Dans un deuxième temps, ces acteurs vont analyser comment le changement climatique risque de modifier les trois caractéristiques déterminant la dynamique de leur système socio-écologique à savoir, la résilience, l’adaptabilité et la transformabilité. La résilience1 mesure la capacité d’un écosystème à amortir une perturbation et à se réorganiser en conservant les mêmes fonctions, structure et capacité de rétroaction. L’adaptabilité traduit la capacité des agents d’un système à gérer cette résilience. La transformabilité rend compte de leur capacité à créer un nouveau système, quand les conditions du système antérieur sont devenues sociologiquement, économiquement ou écologiquement intenables.
Enfin, les acteurs définissent des options stratégiques pour des échelles de temps et d’espace raisonnables par rapport à leurs projets et aux projections réalistes de changement du climat. Ils s’appuient alors sur la modélisation informatique comme moyen d’apprentissage partagé des interactions entre dynamiques écologiques et dynamiques sociales… et comme outil d’élaboration et de comparaison de scénarios prospectifs. De ce fait, la stratégie adaptative devient outil d’aide à la décision.
Asseoir des choix
Pour s’adapter au changement climatique, les acteurs du Causse Méjan ont deux options : contrôler la trajectoire du système en le maintenant le plus éloigné possible des seuils de basculement (éviter la précarité), ou accroître sa stabilité (augmenter sa résistance). Pour cela, ils devront : être capables d’anticiper les effets du changement climatique sur la dynamique de leurs ressources et avoir conscience de l’incertitude inhérente à la prévision de ce changement (apprendre à vivre avec le changement et l’incertitude), maintenir une mosaïque d’habitats (favoriser la diversité comme garant de résilience), échanger leurs expériences sur les effets du réchauffement (combiner différents types de connaissance pour un apprentissage partagé), imaginer ensemble des techniques alter-natives comme le sylvopastoralisme pour réduire la sensibilité de leurs ressources à la sécheresse (rendre possible l’auto-organisation des agents pour la mise en œuvre d’un développement durable).

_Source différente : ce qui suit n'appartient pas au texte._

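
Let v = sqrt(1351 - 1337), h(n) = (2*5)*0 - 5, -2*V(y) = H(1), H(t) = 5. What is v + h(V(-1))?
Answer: -5 + sqrt(14) ≈ -1.2583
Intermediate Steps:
V(y) = -5/2 (V(y) = -1/2*5 = -5/2)
h(n) = -5 (h(n) = 10*0 - 5 = 0 - 5 = -5)
v = sqrt(14) ≈ 3.7417
v + h(V(-1)) = sqrt(14) - 5 = -5 + sqrt(14)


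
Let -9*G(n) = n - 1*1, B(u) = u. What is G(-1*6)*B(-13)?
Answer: -91/9 ≈ -10.111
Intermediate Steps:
G(n) = ⅑ - n/9 (G(n) = -(n - 1*1)/9 = -(n - 1)/9 = -(-1 + n)/9 = ⅑ - n/9)
G(-1*6)*B(-13) = (⅑ - (-1)*6/9)*(-13) = (⅑ - ⅑*(-6))*(-13) = (⅑ + ⅔)*(-13) = (7/9)*(-13) = -91/9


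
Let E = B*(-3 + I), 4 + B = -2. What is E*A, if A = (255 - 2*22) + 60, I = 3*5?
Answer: -19512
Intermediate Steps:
B = -6 (B = -4 - 2 = -6)
I = 15
E = -72 (E = -6*(-3 + 15) = -6*12 = -72)
A = 271 (A = (255 - 44) + 60 = 211 + 60 = 271)
E*A = -72*271 = -19512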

1. Pour maintenir la résilience d’un système, on peut :
• s’éloigner d’un des seuils de basculement de l’écosystème,
• modifier les valeurs de ce seuil vers des niveaux éloignés du niveau actuel,
• rendre le seuil plus difficile à atteindre,
• jouer sur les interactions entre niveaux d’organisation afin d’atténuer les pertes de résilience à des niveaux supérieurs.